In the mid-1970s, my uncle Al started taking Dave, me, and my mom (Al’s sister) on long Summer wilderness trips. Our first was the least physical, a jeep trip in Canyonlands National Park in Utah (as well as the drive out and back).
The Jeep was a Willys, it was Bob Jones’ and had been in a wreck that left the drivers side repaired with a plywood wall. The brakes needed maintenance, Al actually got the parts and replaced the brake shoes en route (somewhere near Silver City, if I remember… or Durango… wherever the second photo with Dave and Karen was taken.
I remember petroglyphs, rock climbing, throwing dirt clods to attract bats, sleeping on the ground (with kangaroo rats jumping on us) or picnic tables (fewer scorpions or snakes).
Al took us for provisions one day, and we ended up swimming in a reservoir with some young women who showed us how to find it.
Dave accompanied me for one of my more stupid adventures — there are mushroom shaped rock formations like these (in fact maybe I’m remembering these exact ones)… I was exploring around, and lept from one to the next to the third… and then realized that each jump out had had also been down… and the third was the farthest and lowest and the edge slopes downward… and now I’m 60 feet off the ground on the third mushroom and really not sure I can make the leap back up to the second or first one! And, it’s late afternoon… will get dark in an hour or two, and we’ve walked an hour from camp.

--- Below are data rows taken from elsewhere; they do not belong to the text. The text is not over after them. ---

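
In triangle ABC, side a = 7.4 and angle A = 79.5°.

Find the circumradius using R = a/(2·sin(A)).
R = a/(2·sin(A)) = 7.4/(2·sin(79.5°))
sin(79.5°) ≈ 0.983255
R ≈ 7.4/(2·0.983255) = 7.4/1.96651 ≈ 3.76301

R = 3.763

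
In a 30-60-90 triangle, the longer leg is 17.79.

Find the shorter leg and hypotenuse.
In a 30-60-90 triangle the sides are in ratio 1 : √3 : 2, so short leg = long leg/√3 and hypotenuse = 2·(short leg).
Short leg = 17.79/√3 ≈ 17.79/1.73205 ≈ 10.2711
Hypotenuse = 2·10.2711 ≈ 20.5421

Short leg = 10.27, Hypotenuse = 20.54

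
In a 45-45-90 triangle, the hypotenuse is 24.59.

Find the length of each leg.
In a 45-45-90 triangle hypotenuse = leg·√2, so leg = hypotenuse/√2.
Leg = 24.59/√2 ≈ 24.59/1.41421 ≈ 17.3878

Each leg = 17.39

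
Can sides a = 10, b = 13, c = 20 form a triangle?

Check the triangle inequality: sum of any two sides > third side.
a + b vs c: 10 + 13 = 23 > 20  ✓
a + c vs b: 10 + 20 = 30 > 13  ✓
b + c vs a: 13 + 20 = 33 > 10  ✓

Yes, triangle inequality satisfied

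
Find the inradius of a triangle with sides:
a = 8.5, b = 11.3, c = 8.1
r = Area/s where s is the semi-perimeter.
s = (8.5 + 11.3 + 8.1)/2 = 27.9/2 = 13.95
Area = √(s(s−a)(s−b)(s−c)) = √(13.95·5.45·2.65·5.85) ≈ √1178.62 ≈ 34.331
r ≈ 34.331/13.95 ≈ 2.461

r = 2.461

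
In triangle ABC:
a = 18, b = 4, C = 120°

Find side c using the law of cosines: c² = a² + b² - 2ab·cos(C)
c² = 18² + 4² − 2·18·4·cos(120°)
cos(120°) ≈ -0.5
c² ≈ 324 + 16 − 144·(-0.5) ≈ 340 + 72 ≈ 412
c ≈ √412 ≈ 20.2978

c = 20.3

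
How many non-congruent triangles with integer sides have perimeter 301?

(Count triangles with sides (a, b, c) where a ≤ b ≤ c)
Let a ≤ b ≤ c with a + b + c = 301. The only binding inequality is a + b > c, i.e. 301 − c > c, so c < 301/2; and c ≥ 301/3 since c is the largest side.
So 101 ≤ c ≤ 150. For each c, b runs from ⌈(301 − c)/2⌉ up to c (then a = 301 − b − c satisfies 1 ≤ a ≤ b automatically), giving c − ⌈(301 − c)/2⌉ + 1 choices.
Summing over c: 2 + 3 + 5 + 6 + … + 74 + 75  (50 terms, c = 101, …, 150) = 1925
Check (closed form: nearest integer to p²/48 for even p, (p+3)²/48 for odd p): (301+3)²/48 = 304²/48 = 92416/48 ≈ 1925.33 → 1925

1925 triangles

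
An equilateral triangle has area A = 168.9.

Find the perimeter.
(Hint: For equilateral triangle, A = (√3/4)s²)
A = (√3/4)s²  ⇒  s² = 4A/√3 = 4·168.9/√3 = 675.6/1.73205 ≈ 390.058
s ≈ √390.058 ≈ 19.7499
Perimeter = 3s ≈ 3·19.7499 ≈ 59.2496

Perimeter = 59.25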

I sent Dave back to find Al, and get enough rope to let me lower myself down from the mushroom I’m stuck on… but the longer he’s gone, the more I start thinking I should really get out of this trouble myself… so I take a run around the perimeter of my mushroom, and leap back upward to the second one, phew!… then again to the first one, and finally back to the butte or bluff they’re carved from… and I hustle back to camp in time to prevent a search party/rescue mission.
Close to the end of our trip we were exploring the area closer to the campground, driving up a dry wadi, when we spotted a hint of a human-made wall up high in a rock face… we stopped the jeep and Al taught Dave and I how to wedge ourselves in a “chimney” formation and work our way up without ropes or hand/foot holds… and when we got just under the lip of the rock wall, sure enough there was a cliff dwelling… it was dry stacked stone almost hidden from sight from below, and there was a fire pit in the middle of it… Al took some of the old coals from the fire, and we noted this on the map, and when we talked to the rangers, it turned out this was a new discovery! Al had the charcoal carbon dated by a lab, and it turned out to be hundreds of years old!
(In searching I found this nice FlickR photo set which shows a lot of what we saw in Canyonlands).